Tout à coup l’âme de ce jeune homme si timide se taisant, son esprit arriva à une idée.

— Chère duchesse ! vous savez si je vous suis attaché. Vos idées atroces sur le poison ne sont pas fondées, j’aime à le croire ; mais enfin elles me donnent aussi à penser, elles me font presque oublier pour un instant la passion que j’ai pour vous, et qui est la seule que de ma vie j’aie éprouvée. Je sens que je ne suis pas aimable ; je ne suis qu’un enfant bien amoureux ; mais enfin mettez-moi à l’épreuve.

Le prince s’animait assez en tenant ce langage.

— Sauvez Fabrice, et je crois tout ! Sans doute je suis entraînée par les craintes folles d’une âme de mère ; mais envoyez à l’instant chercher Fabrice à la citadelle, que je le voie. S’il vit encore, envoyez-le du palais à la prison de la ville, où il restera des mois entiers, si votre altesse l’exige, et jusqu’à son jugement.

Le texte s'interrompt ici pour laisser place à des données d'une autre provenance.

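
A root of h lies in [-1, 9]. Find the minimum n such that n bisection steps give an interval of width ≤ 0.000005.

21

Width after n steps is 10/2^n. Need 2^n ≥ 10/0.000005 = 2000000.
2^20 = 1048576 < 2000000 ≤ 2^21 = 2097152, so n = 21.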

La duchesse vit avec désespoir que le prince, au lieu d’accorder d’un mot une chose aussi simple, était devenu sombre ; il était fort rouge, il regardait la duchesse, puis baissait les yeux, et ses joues pâlissaient. L’idée de poison, mal à propos mise en avant, lui avait suggéré une idée digne de son père ou de Philippe II ; mais il n’osait l’exprimer.